Mosaic origins of a complex chimeric mitochondrial gene in Silene vulgaris

Štorchová H., Müller K., Lau S., Olson MS.
PLOS ONE 7: e30401, 2012

Keywords: plant mitochondria, novel genes, cytoplasmic male sterility, gene conversion
Abstract: Chimeric genes are significant sources of evolutionary innovation and are normally created when portions of two or more protein coding regions fuse to form a new open reading frame. In plant mitochondria astonishingly high numbers of different novel chimeric genes have been reported, where they are generated through processes of rearrangement and recombination. Nonetheless, because most studies do not find or report nucleotide variation within the same chimeric gene, evolution after the origination of these chimeric genes remains unstudied.
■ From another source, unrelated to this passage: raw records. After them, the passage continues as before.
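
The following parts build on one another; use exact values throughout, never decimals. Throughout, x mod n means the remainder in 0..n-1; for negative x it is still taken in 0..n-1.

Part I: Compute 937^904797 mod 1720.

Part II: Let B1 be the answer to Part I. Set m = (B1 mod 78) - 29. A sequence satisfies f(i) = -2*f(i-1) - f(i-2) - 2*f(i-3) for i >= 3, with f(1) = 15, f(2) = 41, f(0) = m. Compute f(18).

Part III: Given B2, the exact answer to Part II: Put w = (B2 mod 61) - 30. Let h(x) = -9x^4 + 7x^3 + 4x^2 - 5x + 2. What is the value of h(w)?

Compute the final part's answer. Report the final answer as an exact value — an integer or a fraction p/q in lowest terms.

Part I: squarings mod 1720: 937^1=937, 937^2=769, 937^4=1401, 937^8=281, 937^16=1561, 937^32=1201, 937^64=1041, 937^128=81, 937^256=1401, 937^512=281, 937^1024=1561, 937^2048=1201, 937^4096=1041, 937^8192=81, 937^16384=1401, 937^32768=281, 937^65536=1561, 937^131072=1201, 937^262144=1041, 937^524288=81; 937^904797 = 937^1 * 937^4 * 937^8 * 937^16 * 937^64 * 937^512 * 937^1024 * 937^2048 * 937^16384 * 937^32768 * 937^65536 * 937^262144 * 937^524288 = 457 (mod 1720); answer 457
Part II: B1 = 457; m = 38; f(3) = -2*(41) - 1*(15) - 2*(38) = -173; iterating: f(3)=-173, f(4)=275, f(5)=-459, f(6)=989, f(7)=-2069, f(8)=4067, f(9)=-8043, f(10)=16157, f(11)=-32405, f(12)=64739, f(13)=-129387, f(14)=258845, f(15)=-517781, f(16)=1035491, f(17)=-2070891, f(18)=4141853; answer 4141853
Part III: B2 = 4141853; w = -16; -9*(-16)^4 + 7*(-16)^3 + 4*(-16)^2 - 5*(-16)^1 + 2 = (-589824) + (-28672) + (1024) + (80) + (2) = -617390; answer -617390

-617390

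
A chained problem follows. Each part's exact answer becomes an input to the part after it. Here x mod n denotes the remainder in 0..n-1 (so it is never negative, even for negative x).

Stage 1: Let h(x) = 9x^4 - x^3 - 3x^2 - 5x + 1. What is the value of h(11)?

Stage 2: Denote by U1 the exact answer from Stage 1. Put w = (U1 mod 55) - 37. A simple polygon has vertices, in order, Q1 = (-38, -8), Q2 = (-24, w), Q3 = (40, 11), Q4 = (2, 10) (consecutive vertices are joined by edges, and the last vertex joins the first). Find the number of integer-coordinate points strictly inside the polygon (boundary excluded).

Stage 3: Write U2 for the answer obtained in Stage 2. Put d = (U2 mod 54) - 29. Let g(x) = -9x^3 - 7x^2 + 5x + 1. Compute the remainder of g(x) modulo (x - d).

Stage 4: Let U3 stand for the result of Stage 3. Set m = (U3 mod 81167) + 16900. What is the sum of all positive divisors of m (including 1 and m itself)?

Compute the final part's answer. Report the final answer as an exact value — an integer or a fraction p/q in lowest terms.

27120

Stage 1: 9*(11)^4 - 1*(11)^3 - 3*(11)^2 - 5*(11)^1 + 1 = (131769) + (-1331) + (-363) + (-55) + (1) = 130021; answer 130021
Stage 2: U1 = 130021; w = -36; cross terms: (-38*-36 - -24*-8)=1176, (-24*11 - 40*-36)=1176, (40*10 - 2*11)=378, (2*-8 - -38*10)=364; twice the area = |3094| = 3094; area = 1547; boundary points = 14 + 1 + 1 + 2 = 18; strictly interior points = area - boundary/2 + 1 = 1539; answer 1539
Stage 3: U2 = 1539; d = -2; remainder = value at the root: -9*(-2)^3 - 7*(-2)^2 + 5*(-2)^1 + 1 = (72) + (-28) + (-10) + (1) = 35; answer 35
Stage 4: U3 = 35; m = 16935; 16935 = 3 * 5 * 1129; sigma = (1 + 3) * (1 + 5) * (1 + 1129) = 4 * 6 * 1130 = 27120; answer 27120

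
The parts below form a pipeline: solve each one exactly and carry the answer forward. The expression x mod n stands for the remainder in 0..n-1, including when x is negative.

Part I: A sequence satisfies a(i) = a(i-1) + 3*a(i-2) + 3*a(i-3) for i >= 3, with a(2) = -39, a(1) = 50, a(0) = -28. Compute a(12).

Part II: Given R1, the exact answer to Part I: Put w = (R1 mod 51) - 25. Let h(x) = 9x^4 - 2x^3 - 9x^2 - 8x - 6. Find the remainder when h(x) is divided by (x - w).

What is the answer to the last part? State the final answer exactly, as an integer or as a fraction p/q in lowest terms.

Part I: a(3) = 1*(-39) + 3*(50) + 3*(-28) = 27; iterating: a(3)=27, a(4)=60, a(5)=24, a(6)=285, a(7)=537, a(8)=1464, a(9)=3930, a(10)=9933, a(11)=26115, a(12)=67704; answer 67704
Part II: R1 = 67704; w = 2; remainder = value at the root: 9*(2)^4 - 2*(2)^3 - 9*(2)^2 - 8*(2)^1 - 6 = (144) + (-16) + (-36) + (-16) + (-6) = 70; answer 70

70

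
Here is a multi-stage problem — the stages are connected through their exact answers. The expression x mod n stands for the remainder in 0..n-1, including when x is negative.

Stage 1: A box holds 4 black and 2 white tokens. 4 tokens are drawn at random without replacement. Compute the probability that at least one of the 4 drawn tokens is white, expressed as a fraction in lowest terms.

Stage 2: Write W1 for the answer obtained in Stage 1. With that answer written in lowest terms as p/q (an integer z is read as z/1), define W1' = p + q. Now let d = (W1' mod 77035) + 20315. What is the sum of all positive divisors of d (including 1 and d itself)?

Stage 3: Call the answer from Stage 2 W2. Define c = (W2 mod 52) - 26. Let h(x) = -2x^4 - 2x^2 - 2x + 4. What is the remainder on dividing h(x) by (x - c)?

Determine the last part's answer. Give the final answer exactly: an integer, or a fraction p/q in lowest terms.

Stage 1: total draws C(6,4) = 15; complement C(4,4) = 1; favorable 15 - 1 = 14; P = 14/15; answer 14/15
Stage 2: W1 = 14/15; threaded value p + q = 29; d = 20344; 20344 = 2^3 * 2543; sigma = (1 + 2 + 4 + 8) * (1 + 2543) = 15 * 2544 = 38160; answer 38160
Stage 3: W2 = 38160; c = 18; remainder = value at the root: -2*(18)^4 - 2*(18)^2 - 2*(18)^1 + 4 = (-209952) + (-648) + (-36) + (4) = -210632; answer -210632

-210632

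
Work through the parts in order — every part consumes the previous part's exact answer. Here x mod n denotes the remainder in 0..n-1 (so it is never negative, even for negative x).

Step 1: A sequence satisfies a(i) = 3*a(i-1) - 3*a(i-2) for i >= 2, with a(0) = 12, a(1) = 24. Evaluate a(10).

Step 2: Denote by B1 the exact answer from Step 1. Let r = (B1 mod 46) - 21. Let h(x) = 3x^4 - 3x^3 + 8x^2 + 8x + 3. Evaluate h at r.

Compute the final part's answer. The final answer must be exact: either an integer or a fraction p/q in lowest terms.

614589

Step 1: a(2) = 3*(24) - 3*(12) = 36; iterating: a(2)=36, a(3)=36, a(4)=0, a(5)=-108, a(6)=-324, a(7)=-648, a(8)=-972, a(9)=-972, a(10)=0; answer 0
Step 2: B1 = 0; r = -21; 3*(-21)^4 - 3*(-21)^3 + 8*(-21)^2 + 8*(-21)^1 + 3 = (583443) + (27783) + (3528) + (-168) + (3) = 614589; answer 614589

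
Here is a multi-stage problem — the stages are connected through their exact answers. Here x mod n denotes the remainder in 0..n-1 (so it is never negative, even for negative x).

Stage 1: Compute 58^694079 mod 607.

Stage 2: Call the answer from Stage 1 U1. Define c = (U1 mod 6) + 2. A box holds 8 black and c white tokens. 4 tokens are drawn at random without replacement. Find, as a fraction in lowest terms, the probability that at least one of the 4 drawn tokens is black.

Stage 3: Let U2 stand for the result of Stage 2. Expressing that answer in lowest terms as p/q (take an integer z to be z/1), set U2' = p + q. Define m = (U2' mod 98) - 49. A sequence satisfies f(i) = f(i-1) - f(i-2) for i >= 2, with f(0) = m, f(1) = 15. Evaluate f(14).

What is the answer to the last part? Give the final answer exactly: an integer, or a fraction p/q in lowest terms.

Stage 1: squarings mod 607: 58^1=58, 58^2=329, 58^4=195, 58^8=391, 58^16=524, 58^32=212, 58^64=26, 58^128=69, 58^256=512, 58^512=527, 58^1024=330, 58^2048=247, 58^4096=309, 58^8192=182, 58^16384=346, 58^32768=137, 58^65536=559, 58^131072=483, 58^262144=201, 58^524288=339; 58^694079 = 58^1 * 58^2 * 58^4 * 58^8 * 58^16 * 58^32 * 58^256 * 58^512 * 58^1024 * 58^4096 * 58^32768 * 58^131072 * 58^524288 = 80 (mod 607); answer 80
Stage 2: U1 = 80; c = 4; total draws C(12,4) = 495; complement C(4,4) = 1; favorable 495 - 1 = 494; P = 494/495; answer 494/495
Stage 3: U2 = 494/495; threaded value p + q = 989; m = -40; f(2) = 1*(15) - 1*(-40) = 55; iterating: f(2)=55, f(3)=40, f(4)=-15, f(5)=-55, f(6)=-40, f(7)=15, f(8)=55, f(9)=40, f(10)=-15, f(11)=-55, f(12)=-40, f(13)=15, f(14)=55; answer 55

55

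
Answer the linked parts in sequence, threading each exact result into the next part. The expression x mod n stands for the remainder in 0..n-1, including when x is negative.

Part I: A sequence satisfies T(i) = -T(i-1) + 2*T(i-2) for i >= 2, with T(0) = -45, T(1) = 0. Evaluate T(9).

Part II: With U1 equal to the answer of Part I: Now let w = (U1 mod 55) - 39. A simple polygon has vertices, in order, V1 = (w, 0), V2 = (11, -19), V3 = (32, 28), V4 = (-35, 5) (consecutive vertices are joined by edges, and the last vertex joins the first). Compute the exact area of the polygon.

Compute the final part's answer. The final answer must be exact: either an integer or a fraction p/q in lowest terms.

Part I: T(2) = -1*(0) + 2*(-45) = -90; iterating: T(2)=-90, T(3)=90, T(4)=-270, T(5)=450, T(6)=-990, T(7)=1890, T(8)=-3870, T(9)=7650; answer 7650
Part II: U1 = 7650; w = -34; cross terms: (-34*-19 - 11*0)=646, (11*28 - 32*-19)=916, (32*5 - -35*28)=1140, (-35*0 - -34*5)=170; twice the area = |2872| = 2872; area = 1436; answer 1436

1436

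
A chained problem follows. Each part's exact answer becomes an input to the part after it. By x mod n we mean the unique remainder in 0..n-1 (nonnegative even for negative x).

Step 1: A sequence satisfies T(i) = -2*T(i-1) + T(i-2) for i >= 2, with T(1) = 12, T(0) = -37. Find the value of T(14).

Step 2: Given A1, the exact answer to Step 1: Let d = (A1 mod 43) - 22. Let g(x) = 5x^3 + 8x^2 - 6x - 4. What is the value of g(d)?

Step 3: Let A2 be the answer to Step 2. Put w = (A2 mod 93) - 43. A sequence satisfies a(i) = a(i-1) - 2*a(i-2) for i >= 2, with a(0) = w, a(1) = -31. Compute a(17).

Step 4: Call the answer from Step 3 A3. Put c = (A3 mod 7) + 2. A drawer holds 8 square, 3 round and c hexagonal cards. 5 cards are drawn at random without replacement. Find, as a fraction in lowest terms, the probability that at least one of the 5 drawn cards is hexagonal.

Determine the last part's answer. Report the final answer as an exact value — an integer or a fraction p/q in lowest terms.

93/104

Step 1: T(2) = -2*(12) + 1*(-37) = -61; iterating: T(2)=-61, T(3)=134, T(4)=-329, T(5)=792, T(6)=-1913, T(7)=4618, T(8)=-11149, T(9)=26916, T(10)=-64981, T(11)=156878, T(12)=-378737, T(13)=914352, T(14)=-2207441; answer -2207441
Step 2: A1 = -2207441; d = -15; 5*(-15)^3 + 8*(-15)^2 - 6*(-15)^1 - 4 = (-16875) + (1800) + (90) + (-4) = -14989; answer -14989
Step 3: A2 = -14989; w = 34; a(2) = 1*(-31) - 2*(34) = -99; iterating: a(2)=-99, a(3)=-37, a(4)=161, a(5)=235, a(6)=-87, a(7)=-557, a(8)=-383, a(9)=731, a(10)=1497, a(11)=35, a(12)=-2959, a(13)=-3029, a(14)=2889, a(15)=8947, a(16)=3169, a(17)=-14725; answer -14725
Step 4: A3 = -14725; c = 5; total draws C(16,5) = 4368; complement C(11,5) = 462; favorable 4368 - 462 = 3906; P = 93/104; answer 93/104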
We show that although two divergent versions of a complex chimera in Silene vulgaris share the same general structure, they are divergent in nucleotide sequence to the extent that their common origin is not detectable within regions derived from functional mitochondrial gene homologs. Structural patterns suggest a history partially influenced by gene conversion between the chimeric gene and functional copies of subunit 1 of the mitochondrial ATP synthase gene (atp1). In addition, both genomic environment and strength of expression are divergent between the two versions. We identified small repeat structures within the chimeras that are likely recombination sites allowing generation of the chimera. These results establish the potential for chimeric gene divergence in different plant mitochondrial lineages within the same species, most likely resulting from long residence times of the genes within the species. This result contrasts with the absence of diversity within mitochondrial chimeras found in crop species.